A la maison aussi, le ciel était gris.

Nous descendons de la voiture, le parapluie que nous avons déniché dans le coffre se retourne, une baleine casse. En matière de vent et de pluie nous sommes des amateurs. Le gazon devant la maison, le même escalier, les mêmes murs autour, les mêmes couleurs, peut-être qu’au printemps la même famille d’hirondelle vient faire son nid sous la fenêtre de ma chambre.
Pas de changements visibles, finalement vingt ans ce n’est pas grand chose. Pas plus de changements dans les maisons des voisins. Presque tous ceux que je connaissais sont morts, mais les maisons restent exactement les mêmes. Les habitants doivent se demander ce que nous faisons plantés là, ce n’est pas un coin à touristes, l’étranger est tout de suite remarqué. J’ai l’impression de voir plusieurs rideaux bouger. On ne s’attarde pas. Je prends vite une photo pour montrer aux Fils, savoir s’ils se rappellent.

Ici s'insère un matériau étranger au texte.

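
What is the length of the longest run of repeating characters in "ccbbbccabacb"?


Input: "ccbbbccabacb"
Scanning for longest run:
  Position 1 ('c'): continues run of 'c', length=2
  Position 2 ('b'): new char, reset run to 1
  Position 3 ('b'): continues run of 'b', length=2
  Position 4 ('b'): continues run of 'b', length=3
  Position 5 ('c'): new char, reset run to 1
  Position 6 ('c'): continues run of 'c', length=2
  Position 7 ('a'): new char, reset run to 1
  Position 8 ('b'): new char, reset run to 1
  Position 9 ('a'): new char, reset run to 1
  Position 10 ('c'): new char, reset run to 1
  Position 11 ('b'): new char, reset run to 1
Longest run: 'b' with length 3

3


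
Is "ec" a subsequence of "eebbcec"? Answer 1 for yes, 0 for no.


Check if "ec" is a subsequence of "eebbcec"
Greedy scan:
  Position 0 ('e'): matches sub[0] = 'e'
  Position 1 ('e'): no match needed
  Position 2 ('b'): no match needed
  Position 3 ('b'): no match needed
  Position 4 ('c'): matches sub[1] = 'c'
  Position 5 ('e'): no match needed
  Position 6 ('c'): no match needed
All 2 characters matched => is a subsequence

1


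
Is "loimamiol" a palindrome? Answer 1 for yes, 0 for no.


Input: loimamiol
Reversed: loimamiol
  Compare pos 0 ('l') with pos 8 ('l'): match
  Compare pos 1 ('o') with pos 7 ('o'): match
  Compare pos 2 ('i') with pos 6 ('i'): match
  Compare pos 3 ('m') with pos 5 ('m'): match
Result: palindrome

1


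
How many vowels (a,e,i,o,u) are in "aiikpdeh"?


Input: aiikpdeh
Checking each character:
  'a' at position 0: vowel (running total: 1)
  'i' at position 1: vowel (running total: 2)
  'i' at position 2: vowel (running total: 3)
  'k' at position 3: consonant
  'p' at position 4: consonant
  'd' at position 5: consonant
  'e' at position 6: vowel (running total: 4)
  'h' at position 7: consonant
Total vowels: 4

4


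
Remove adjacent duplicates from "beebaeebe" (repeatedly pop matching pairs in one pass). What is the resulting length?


Input: beebaeebe
Stack-based adjacent duplicate removal:
  Read 'b': push. Stack: b
  Read 'e': push. Stack: be
  Read 'e': matches stack top 'e' => pop. Stack: b
  Read 'b': matches stack top 'b' => pop. Stack: (empty)
  Read 'a': push. Stack: a
  Read 'e': push. Stack: ae
  Read 'e': matches stack top 'e' => pop. Stack: a
  Read 'b': push. Stack: ab
  Read 'e': push. Stack: abe
Final stack: "abe" (length 3)

3


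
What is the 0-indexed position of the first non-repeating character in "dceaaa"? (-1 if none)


Input: dceaaa
Character frequencies:
  'a': 3
  'c': 1
  'd': 1
  'e': 1
Scanning left to right for freq == 1:
  Position 0 ('d'): unique! => answer = 0

0


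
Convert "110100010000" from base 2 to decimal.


Input: "110100010000" in base 2
Positional expansion:
  Digit '1' (value 1) x 2^11 = 2048
  Digit '1' (value 1) x 2^10 = 1024
  Digit '0' (value 0) x 2^9 = 0
  Digit '1' (value 1) x 2^8 = 256
  Digit '0' (value 0) x 2^7 = 0
  Digit '0' (value 0) x 2^6 = 0
  Digit '0' (value 0) x 2^5 = 0
  Digit '1' (value 1) x 2^4 = 16
  Digit '0' (value 0) x 2^3 = 0
  Digit '0' (value 0) x 2^2 = 0
  Digit '0' (value 0) x 2^1 = 0
  Digit '0' (value 0) x 2^0 = 0
Sum = 3344

3344


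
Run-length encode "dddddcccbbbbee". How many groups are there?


Input: dddddcccbbbbee
Scanning for consecutive runs:
  Group 1: 'd' x 5 (positions 0-4)
  Group 2: 'c' x 3 (positions 5-7)
  Group 3: 'b' x 4 (positions 8-11)
  Group 4: 'e' x 2 (positions 12-13)
Total groups: 4

4


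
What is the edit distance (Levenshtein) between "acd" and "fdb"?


Computing edit distance: "acd" -> "fdb"
DP table:
           f    d    b
      0    1    2    3
  a   1    1    2    3
  c   2    2    2    3
  d   3    3    2    3
Edit distance = dp[3][3] = 3

3


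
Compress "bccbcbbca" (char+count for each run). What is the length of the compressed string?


Input: bccbcbbca
Runs:
  'b' x 1 => "b1"
  'c' x 2 => "c2"
  'b' x 1 => "b1"
  'c' x 1 => "c1"
  'b' x 2 => "b2"
  'c' x 1 => "c1"
  'a' x 1 => "a1"
Compressed: "b1c2b1c1b2c1a1"
Compressed length: 14

14


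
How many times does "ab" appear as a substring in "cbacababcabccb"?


Searching for "ab" in "cbacababcabccb"
Scanning each position:
  Position 0: "cb" => no
  Position 1: "ba" => no
  Position 2: "ac" => no
  Position 3: "ca" => no
  Position 4: "ab" => MATCH
  Position 5: "ba" => no
  Position 6: "ab" => MATCH
  Position 7: "bc" => no
  Position 8: "ca" => no
  Position 9: "ab" => MATCH
  Position 10: "bc" => no
  Position 11: "cc" => no
  Position 12: "cb" => no
Total occurrences: 3

3


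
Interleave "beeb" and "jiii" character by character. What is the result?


Interleaving "beeb" and "jiii":
  Position 0: 'b' from first, 'j' from second => "bj"
  Position 1: 'e' from first, 'i' from second => "ei"
  Position 2: 'e' from first, 'i' from second => "ei"
  Position 3: 'b' from first, 'i' from second => "bi"
Result: bjeieibi

bjeieibi


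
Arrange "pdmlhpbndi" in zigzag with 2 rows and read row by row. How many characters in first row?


Zigzag "pdmlhpbndi" into 2 rows:
Placing characters:
  'p' => row 0
  'd' => row 1
  'm' => row 0
  'l' => row 1
  'h' => row 0
  'p' => row 1
  'b' => row 0
  'n' => row 1
  'd' => row 0
  'i' => row 1
Rows:
  Row 0: "pmhbd"
  Row 1: "dlpni"
First row length: 5

5


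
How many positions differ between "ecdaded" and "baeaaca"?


Comparing "ecdaded" and "baeaaca" position by position:
  Position 0: 'e' vs 'b' => DIFFER
  Position 1: 'c' vs 'a' => DIFFER
  Position 2: 'd' vs 'e' => DIFFER
  Position 3: 'a' vs 'a' => same
  Position 4: 'd' vs 'a' => DIFFER
  Position 5: 'e' vs 'c' => DIFFER
  Position 6: 'd' vs 'a' => DIFFER
Positions that differ: 6

6


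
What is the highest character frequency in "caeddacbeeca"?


Input: caeddacbeeca
Character counts:
  'a': 3
  'b': 1
  'c': 3
  'd': 2
  'e': 3
Maximum frequency: 3

3


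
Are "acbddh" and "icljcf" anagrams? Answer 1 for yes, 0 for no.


Strings: "acbddh", "icljcf"
Sorted first:  abcddh
Sorted second: ccfijl
Differ at position 0: 'a' vs 'c' => not anagrams

0


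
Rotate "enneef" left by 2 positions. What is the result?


Input: "enneef", rotate left by 2
First 2 characters: "en"
Remaining characters: "neef"
Concatenate remaining + first: "neef" + "en" = "neefen"

neefen


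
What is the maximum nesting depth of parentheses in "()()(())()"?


Input: "()()(())()"
Tracking depth:
  Position 0 '(': depth becomes 1
  Position 1 ')': depth becomes 0
  Position 2 '(': depth becomes 1
  Position 3 ')': depth becomes 0
  Position 4 '(': depth becomes 1
  Position 5 '(': depth becomes 2
  Position 6 ')': depth becomes 1
  Position 7 ')': depth becomes 0
  Position 8 '(': depth becomes 1
  Position 9 ')': depth becomes 0
Maximum depth reached: 2

2


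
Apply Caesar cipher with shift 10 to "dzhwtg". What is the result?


Caesar cipher: shift "dzhwtg" by 10
  'd' (pos 3) + 10 = pos 13 = 'n'
  'z' (pos 25) + 10 = pos 9 = 'j'
  'h' (pos 7) + 10 = pos 17 = 'r'
  'w' (pos 22) + 10 = pos 6 = 'g'
  't' (pos 19) + 10 = pos 3 = 'd'
  'g' (pos 6) + 10 = pos 16 = 'q'
Result: njrgdq

njrgdq


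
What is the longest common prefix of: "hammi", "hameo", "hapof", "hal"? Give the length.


Words: hammi, hameo, hapof, hal
  Position 0: all 'h' => match
  Position 1: all 'a' => match
  Position 2: ('m', 'm', 'p', 'l') => mismatch, stop
LCP = "ha" (length 2)

2


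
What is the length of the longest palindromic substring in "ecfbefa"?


Input: "ecfbefa"
Checking substrings for palindromes:
  No multi-char palindromic substrings found
Longest palindromic substring: "e" with length 1

1


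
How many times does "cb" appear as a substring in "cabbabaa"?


Searching for "cb" in "cabbabaa"
Scanning each position:
  Position 0: "ca" => no
  Position 1: "ab" => no
  Position 2: "bb" => no
  Position 3: "ba" => no
  Position 4: "ab" => no
  Position 5: "ba" => no
  Position 6: "aa" => no
Total occurrences: 0

0


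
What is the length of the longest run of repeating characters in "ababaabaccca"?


Input: "ababaabaccca"
Scanning for longest run:
  Position 1 ('b'): new char, reset run to 1
  Position 2 ('a'): new char, reset run to 1
  Position 3 ('b'): new char, reset run to 1
  Position 4 ('a'): new char, reset run to 1
  Position 5 ('a'): continues run of 'a', length=2
  Position 6 ('b'): new char, reset run to 1
  Position 7 ('a'): new char, reset run to 1
  Position 8 ('c'): new char, reset run to 1
  Position 9 ('c'): continues run of 'c', length=2
  Position 10 ('c'): continues run of 'c', length=3
  Position 11 ('a'): new char, reset run to 1
Longest run: 'c' with length 3

3


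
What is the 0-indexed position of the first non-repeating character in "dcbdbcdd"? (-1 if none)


Input: dcbdbcdd
Character frequencies:
  'b': 2
  'c': 2
  'd': 4
Scanning left to right for freq == 1:
  Position 0 ('d'): freq=4, skip
  Position 1 ('c'): freq=2, skip
  Position 2 ('b'): freq=2, skip
  Position 3 ('d'): freq=4, skip
  Position 4 ('b'): freq=2, skip
  Position 5 ('c'): freq=2, skip
  Position 6 ('d'): freq=4, skip
  Position 7 ('d'): freq=4, skip
  No unique character found => answer = -1

-1


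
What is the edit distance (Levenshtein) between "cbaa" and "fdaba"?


Computing edit distance: "cbaa" -> "fdaba"
DP table:
           f    d    a    b    a
      0    1    2    3    4    5
  c   1    1    2    3    4    5
  b   2    2    2    3    3    4
  a   3    3    3    2    3    3
  a   4    4    4    3    3    3
Edit distance = dp[4][5] = 3

3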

On redescend ma rue, on passe devant les deux fermes, toujours là aussi, peut-être un peu plus propres, à peine plus modernes. La maison de ma copine Sylvie n’a pas changé non plus, pas plus que celle de la sorcière. On prend la grand rue, on arrive à l’école, juste à côté de l’église. On se gare devant, on reste dans la voiture, derrière les essuie-glaces, Weber prend des photos. Je lui parle de mes instituteurs, Mr Guyot et sa blouse grise, puis Mr Chatillon, je ne me souviens que de ses cheveux noirs. Le dessin est flou mais je me rappelle l’ambiance, la leçon de morale du matin. Les croûtes aux genoux, mais où est donc Ornicar ? La craie sur le tableau, la plume sergent major, cent lignes pour demain. Les garçons embêtent à la récré.

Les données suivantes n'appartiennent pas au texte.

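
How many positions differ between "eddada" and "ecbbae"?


Comparing "eddada" and "ecbbae" position by position:
  Position 0: 'e' vs 'e' => same
  Position 1: 'd' vs 'c' => DIFFER
  Position 2: 'd' vs 'b' => DIFFER
  Position 3: 'a' vs 'b' => DIFFER
  Position 4: 'd' vs 'a' => DIFFER
  Position 5: 'a' vs 'e' => DIFFER
Positions that differ: 5

5


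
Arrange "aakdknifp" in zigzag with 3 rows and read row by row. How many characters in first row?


Zigzag "aakdknifp" into 3 rows:
Placing characters:
  'a' => row 0
  'a' => row 1
  'k' => row 2
  'd' => row 1
  'k' => row 0
  'n' => row 1
  'i' => row 2
  'f' => row 1
  'p' => row 0
Rows:
  Row 0: "akp"
  Row 1: "adnf"
  Row 2: "ki"
First row length: 3

3


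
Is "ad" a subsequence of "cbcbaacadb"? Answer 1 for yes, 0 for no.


Check if "ad" is a subsequence of "cbcbaacadb"
Greedy scan:
  Position 0 ('c'): no match needed
  Position 1 ('b'): no match needed
  Position 2 ('c'): no match needed
  Position 3 ('b'): no match needed
  Position 4 ('a'): matches sub[0] = 'a'
  Position 5 ('a'): no match needed
  Position 6 ('c'): no match needed
  Position 7 ('a'): no match needed
  Position 8 ('d'): matches sub[1] = 'd'
  Position 9 ('b'): no match needed
All 2 characters matched => is a subsequence

1


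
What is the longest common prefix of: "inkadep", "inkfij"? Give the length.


Words: inkadep, inkfij
  Position 0: all 'i' => match
  Position 1: all 'n' => match
  Position 2: all 'k' => match
  Position 3: ('a', 'f') => mismatch, stop
LCP = "ink" (length 3)

3


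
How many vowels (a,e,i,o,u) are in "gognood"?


Input: gognood
Checking each character:
  'g' at position 0: consonant
  'o' at position 1: vowel (running total: 1)
  'g' at position 2: consonant
  'n' at position 3: consonant
  'o' at position 4: vowel (running total: 2)
  'o' at position 5: vowel (running total: 3)
  'd' at position 6: consonant
Total vowels: 3

3


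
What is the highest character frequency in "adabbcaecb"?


Input: adabbcaecb
Character counts:
  'a': 3
  'b': 3
  'c': 2
  'd': 1
  'e': 1
Maximum frequency: 3

3


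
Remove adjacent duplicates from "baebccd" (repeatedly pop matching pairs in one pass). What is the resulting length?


Input: baebccd
Stack-based adjacent duplicate removal:
  Read 'b': push. Stack: b
  Read 'a': push. Stack: ba
  Read 'e': push. Stack: bae
  Read 'b': push. Stack: baeb
  Read 'c': push. Stack: baebc
  Read 'c': matches stack top 'c' => pop. Stack: baeb
  Read 'd': push. Stack: baebd
Final stack: "baebd" (length 5)

5


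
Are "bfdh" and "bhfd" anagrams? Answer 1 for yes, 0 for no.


Strings: "bfdh", "bhfd"
Sorted first:  bdfh
Sorted second: bdfh
Sorted forms match => anagrams

1


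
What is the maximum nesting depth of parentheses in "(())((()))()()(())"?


Input: "(())((()))()()(())"
Tracking depth:
  Position 0 '(': depth becomes 1
  Position 1 '(': depth becomes 2
  Position 2 ')': depth becomes 1
  Position 3 ')': depth becomes 0
  Position 4 '(': depth becomes 1
  Position 5 '(': depth becomes 2
  Position 6 '(': depth becomes 3
  Position 7 ')': depth becomes 2
  Position 8 ')': depth becomes 1
  Position 9 ')': depth becomes 0
  Position 10 '(': depth becomes 1
  Position 11 ')': depth becomes 0
  Position 12 '(': depth becomes 1
  Position 13 ')': depth becomes 0
  Position 14 '(': depth becomes 1
  Position 15 '(': depth becomes 2
  Position 16 ')': depth becomes 1
  Position 17 ')': depth becomes 0
Maximum depth reached: 3

3


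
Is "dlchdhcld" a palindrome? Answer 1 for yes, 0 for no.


Input: dlchdhcld
Reversed: dlchdhcld
  Compare pos 0 ('d') with pos 8 ('d'): match
  Compare pos 1 ('l') with pos 7 ('l'): match
  Compare pos 2 ('c') with pos 6 ('c'): match
  Compare pos 3 ('h') with pos 5 ('h'): match
Result: palindrome

1


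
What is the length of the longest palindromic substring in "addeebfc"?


Input: "addeebfc"
Checking substrings for palindromes:
  [1:3] "dd" (len 2) => palindrome
  [3:5] "ee" (len 2) => palindrome
Longest palindromic substring: "dd" with length 2

2


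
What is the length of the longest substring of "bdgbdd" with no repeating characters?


Input: "bdgbdd"
Sliding window (track last position of each char):
  Position 0 ('b'): window [0,0] length 1 -- new best
  Position 1 ('d'): window [0,1] length 2 -- new best
  Position 2 ('g'): window [0,2] length 3 -- new best
  Position 3 ('b'): repeat (last at 0), move window start to 1
  Position 3 ('b'): window [1,3] length 3
  Position 4 ('d'): repeat (last at 1), move window start to 2
  Position 4 ('d'): window [2,4] length 3
  Position 5 ('d'): repeat (last at 4), move window start to 5
  Position 5 ('d'): window [5,5] length 1
Longest substring with no repeats: "bdg" with length 3

3


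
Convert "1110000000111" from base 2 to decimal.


Input: "1110000000111" in base 2
Positional expansion:
  Digit '1' (value 1) x 2^12 = 4096
  Digit '1' (value 1) x 2^11 = 2048
  Digit '1' (value 1) x 2^10 = 1024
  Digit '0' (value 0) x 2^9 = 0
  Digit '0' (value 0) x 2^8 = 0
  Digit '0' (value 0) x 2^7 = 0
  Digit '0' (value 0) x 2^6 = 0
  Digit '0' (value 0) x 2^5 = 0
  Digit '0' (value 0) x 2^4 = 0
  Digit '0' (value 0) x 2^3 = 0
  Digit '1' (value 1) x 2^2 = 4
  Digit '1' (value 1) x 2^1 = 2
  Digit '1' (value 1) x 2^0 = 1
Sum = 7175

7175


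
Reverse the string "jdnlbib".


Input: jdnlbib
Reading characters right to left:
  Position 6: 'b'
  Position 5: 'i'
  Position 4: 'b'
  Position 3: 'l'
  Position 2: 'n'
  Position 1: 'd'
  Position 0: 'j'
Reversed: biblndj

biblndj


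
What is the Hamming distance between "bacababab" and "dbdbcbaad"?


Comparing "bacababab" and "dbdbcbaad" position by position:
  Position 0: 'b' vs 'd' => differ
  Position 1: 'a' vs 'b' => differ
  Position 2: 'c' vs 'd' => differ
  Position 3: 'a' vs 'b' => differ
  Position 4: 'b' vs 'c' => differ
  Position 5: 'a' vs 'b' => differ
  Position 6: 'b' vs 'a' => differ
  Position 7: 'a' vs 'a' => same
  Position 8: 'b' vs 'd' => differ
Total differences (Hamming distance): 8

8


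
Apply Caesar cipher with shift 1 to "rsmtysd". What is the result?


Caesar cipher: shift "rsmtysd" by 1
  'r' (pos 17) + 1 = pos 18 = 's'
  's' (pos 18) + 1 = pos 19 = 't'
  'm' (pos 12) + 1 = pos 13 = 'n'
  't' (pos 19) + 1 = pos 20 = 'u'
  'y' (pos 24) + 1 = pos 25 = 'z'
  's' (pos 18) + 1 = pos 19 = 't'
  'd' (pos 3) + 1 = pos 4 = 'e'
Result: stnuzte

stnuzte


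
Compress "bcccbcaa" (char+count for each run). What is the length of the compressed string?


Input: bcccbcaa
Runs:
  'b' x 1 => "b1"
  'c' x 3 => "c3"
  'b' x 1 => "b1"
  'c' x 1 => "c1"
  'a' x 2 => "a2"
Compressed: "b1c3b1c1a2"
Compressed length: 10

10


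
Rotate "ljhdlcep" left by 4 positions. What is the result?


Input: "ljhdlcep", rotate left by 4
First 4 characters: "ljhd"
Remaining characters: "lcep"
Concatenate remaining + first: "lcep" + "ljhd" = "lcepljhd"

lcepljhd


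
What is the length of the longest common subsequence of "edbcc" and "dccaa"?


LCS of "edbcc" and "dccaa"
DP table:
           d    c    c    a    a
      0    0    0    0    0    0
  e   0    0    0    0    0    0
  d   0    1    1    1    1    1
  b   0    1    1    1    1    1
  c   0    1    2    2    2    2
  c   0    1    2    3    3    3
LCS length = dp[5][5] = 3

3


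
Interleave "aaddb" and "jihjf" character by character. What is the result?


Interleaving "aaddb" and "jihjf":
  Position 0: 'a' from first, 'j' from second => "aj"
  Position 1: 'a' from first, 'i' from second => "ai"
  Position 2: 'd' from first, 'h' from second => "dh"
  Position 3: 'd' from first, 'j' from second => "dj"
  Position 4: 'b' from first, 'f' from second => "bf"
Result: ajaidhdjbf

ajaidhdjbf


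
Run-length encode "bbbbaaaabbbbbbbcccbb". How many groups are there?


Input: bbbbaaaabbbbbbbcccbb
Scanning for consecutive runs:
  Group 1: 'b' x 4 (positions 0-3)
  Group 2: 'a' x 4 (positions 4-7)
  Group 3: 'b' x 7 (positions 8-14)
  Group 4: 'c' x 3 (positions 15-17)
  Group 5: 'b' x 2 (positions 18-19)
Total groups: 5

5


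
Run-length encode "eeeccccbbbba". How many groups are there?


Input: eeeccccbbbba
Scanning for consecutive runs:
  Group 1: 'e' x 3 (positions 0-2)
  Group 2: 'c' x 4 (positions 3-6)
  Group 3: 'b' x 4 (positions 7-10)
  Group 4: 'a' x 1 (positions 11-11)
Total groups: 4

4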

On laisse passer les hirondelles.

Nous revenons dans le monde présent et nous rendons à Belfort chez Tata et Tonton Reporter. Dans une impasse, juste en face de la gare, ils habitent une étonnante maison. De l’extérieur, elle a l’air comme toutes les autres de l’impasse, mais elle cache un merveilleux jardin, en plein centre ville, protégé par de hauts murs sur lesquels poussent toutes sortes de plantes grimpantes. Weber et mes amis se plaisent tout de suite. Là aussi c’est comme une jonction, entre ma vie d’avant et la nouvelle. Nous sommes, avec Tonton Reporter, témoins de toute notre vie, depuis nos vingt ans où nous passions des nuits entières à jouer au Risk dans les rires et la fumée. C’est une des seules personnes restées dans ma vie après le changement de région. Au début, beaucoup de monde en profitait pour venir en vacances dans le Sud, mais la plupart des amitiés se sont délités au fil du temps. Pas celle avec Tonton Reporter. Elle est solide comme son caractère à moitié hollandais. Avec tous mes très proches, après les bons repas, en général, on joue. Weber se met au rami avec nous. Nous passons comme cela trois jours, à nous promener, jouer, partager des moments de rigolade et des réflexions sur le temps qui passe, mais pas tant que ça finalement.
Nous faisons visiter la ville à Weber, je lui montre mes lycées : l’institution privée dont j’ai été renvoyée au premier semestre, puis le lycée de garçons où j’ai fini le secondaire. Nous passons dans le petit tunnel où se tenait régulièrement un exhibitionniste qui guettait les jeunes lycéennes. On va boire un verre au Central, je ne compte pas les heures passées dans ce café à refaire le monde, ou le défaire parfois. Je lui montre le théâtre où Le Grand Magic Circus m’a ouvert la tête. Bien sûr nous allons saluer le lion. Avec le vent et la pluie. La vieille ville est pleine de souvenirs aussi. Je regarde tout cela avec les yeux de Weber. Je ne suis pas sûre qu’il sache mieux qui je suis. Les lieux ne sont que des objets. Bien sûr je croise la jeune fille que j’étais à tous les coins des rues, en mode réminiscence. Cette boutique dans le fond d’une impasse, je la voyais comme une caverne d’Ali Baba. Le marché aux puces sur cette place où j’ai rencontré Gainsb. C’est un peu ici que tout a commencé. Je prends une photo du lion sous la pluie. On se rit de la grisaille, on court se réchauffer chez Tata et Tonton Reporter.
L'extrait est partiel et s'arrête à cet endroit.